Biography
William Shakespeare was baptized on April 26, 1564, in the English town of Stratford-upon-Avon to John Shakespeare, a glove-maker and merchant, and Mary Arden, the daughter of a wealthy landowner. The date of his birth is not known. There are no records of his schooling, though it is believed that he attended Stratford grammar school and received an education in the classics.
In November 1582, Shakespeare married Anne Hathaway, eight years his senior, who was pregnant with their first child, Susanna. Susanna was born on May 26, 1583, and twins called Hamnet (a boy who died aged 11) and Judith were born February 2, 1585.
Nothing is known about when or why Shakespeare left Stratford for London. The first sign of his presence in London came in 1592, in the form of a derogatory reference to an unnamed actor whom scholars have identified as Shakespeare. The reference was made in a pamphlet called Greenes Groatsworth of Wit, attributed to rival playwright, Robert Greene.
In 1593, the first work published under the name William Shakespeare appeared, a long poem called Venus and Adonis. The poem was dedicated to Henry Wriothesley, the young Earl of Southampton, who is believed to have been Shakespeare's patron. Although he also wrote another long narrative poem, The Rape of Lucrece, and 154 sonnets, his main work was writing plays for the theater.
In 1594 Shakespeare became a shareholder and playwright of a successful theater company called the Lord Chamberlain's Men, which became the King's Men in 1603. Shakespeare held a one-tenth interest in the company, and shared the profits. In 1599 the Lord Chamberlain's Men built and occupied the Globe Theater, on the south bank of the river Thames in London.
Shakespeare prospered well enough in London to make investments in real estate in Stratford, including the purchase in 1597 of the second largest house in town.

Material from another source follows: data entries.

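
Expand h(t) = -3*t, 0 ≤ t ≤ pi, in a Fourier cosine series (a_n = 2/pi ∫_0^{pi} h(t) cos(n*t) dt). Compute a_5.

12/(25*pi)

a_5 = 2/pi ∫_0^{pi} (-3*t) cos(5*t) dt.
Integrating by parts (boundary term plus one more integral), an antiderivative of (-3*t) cos(5*t) is -3*t*sin(5*t)/5 - 3*cos(5*t)/25; evaluating from 0 to pi: ∫_{0}^{pi} (-3*t) cos(5*t) dt = (3/25) - (-3/25) = 6/25.
Hence a_5 = (2/pi)·(6/25) = 12/(25*pi).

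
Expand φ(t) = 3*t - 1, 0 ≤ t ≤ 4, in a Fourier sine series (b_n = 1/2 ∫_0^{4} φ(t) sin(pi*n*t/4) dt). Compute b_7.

b_7 = 1/2 ∫_0^{4} (3*t - 1) sin(7*pi*t/4) dt.
Integrating by parts (boundary term plus one more integral), an antiderivative of (3*t - 1) sin(7*pi*t/4) is -12*t*cos(7*pi*t/4)/(7*pi) + 48*sin(7*pi*t/4)/(49*pi**2) + 4*cos(7*pi*t/4)/(7*pi); evaluating from 0 to 4: ∫_{0}^{4} (3*t - 1) sin(7*pi*t/4) dt = (44/(7*pi)) - (4/(7*pi)) = 40/(7*pi).
Hence b_7 = (1/2)·(40/(7*pi)) = 20/(7*pi).

20/(7*pi)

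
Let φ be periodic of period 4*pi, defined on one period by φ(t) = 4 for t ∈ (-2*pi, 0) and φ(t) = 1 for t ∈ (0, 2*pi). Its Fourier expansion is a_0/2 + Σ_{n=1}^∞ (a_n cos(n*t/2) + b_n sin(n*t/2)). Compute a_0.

5

a_0 = (1/(2*pi)) ∫_{-2*pi}^{2*pi} φ(t) dt = (1/(2*pi)) · (10*pi) = 5.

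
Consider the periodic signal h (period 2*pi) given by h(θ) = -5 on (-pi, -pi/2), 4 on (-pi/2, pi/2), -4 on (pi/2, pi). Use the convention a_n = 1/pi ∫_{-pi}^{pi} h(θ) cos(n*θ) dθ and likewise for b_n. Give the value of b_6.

-1/(3*pi)

b_6 = 1/pi ∫_{-pi}^{pi} h(θ) sin(6*θ) dθ.
Split the integral at the breakpoints.
Directly, an antiderivative of (-5) sin(6*θ) is 5*cos(6*θ)/6; evaluating from -pi to -pi/2: ∫_{-pi}^{-pi/2} (-5) sin(6*θ) dθ = (-5/6) - (5/6) = -5/3.
Directly, an antiderivative of (4) sin(6*θ) is -2*cos(6*θ)/3; evaluating from -pi/2 to pi/2: ∫_{-pi/2}^{pi/2} (4) sin(6*θ) dθ = (2/3) - (2/3) = 0.
Directly, an antiderivative of (-4) sin(6*θ) is 2*cos(6*θ)/3; evaluating from pi/2 to pi: ∫_{pi/2}^{pi} (-4) sin(6*θ) dθ = (2/3) - (-2/3) = 4/3.
Summing the pieces and multiplying by (1/pi) gives b_6 = -1/(3*pi).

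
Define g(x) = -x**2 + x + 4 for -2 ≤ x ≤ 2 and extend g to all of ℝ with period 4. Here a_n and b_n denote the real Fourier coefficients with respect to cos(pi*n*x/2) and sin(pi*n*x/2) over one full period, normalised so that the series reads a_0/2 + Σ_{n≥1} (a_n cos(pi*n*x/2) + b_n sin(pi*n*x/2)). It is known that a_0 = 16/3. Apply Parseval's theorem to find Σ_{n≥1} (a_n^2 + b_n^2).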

In his entire career, Shakespeare wrote thirty-seven plays, including comedies, tragedies, histories, and romances. The dating of the plays is open to argument, but it is possible that Shakespeare's first play was The Comedy of Errors or Love's Labor's Lost, written sometime between 1588 and the early 1590s. His last play may have been Henry VIII (1612-13). Cymbeline was probably written in 1609 or 1610. It is one of a group of late plays known as romances. The others are The Tempest, The Winter's Tale and Pericles. No collected edition of his plays was published in his lifetime, but in 1623 John Heminge and Henry Condell, two members of his acting company, published the first collection, now referred to as the First Folio.
Shakespeare retired from the theater around 1612, and returned to live in Stratford. He died on April 23, 1616, and was buried in the chancel of the church at Stratford. He was outlived by his wife but left the majority of his estate to his daughter Susanna.
It may be of interest to some students that a controversy has grown up, largely in the United States, around the question of who wrote the plays. Some scholars do not believe that William Shakespeare of Stratford was the true author. They think that the name was a pseudonym used by a playwright who wished to remain anonymous. Rival candidates for authorship have included Christopher Marlowe, Sir Francis Bacon, and even Queen Elizabeth I, but the leading candidate is currently Edward de Vere, the 17th Earl of Oxford.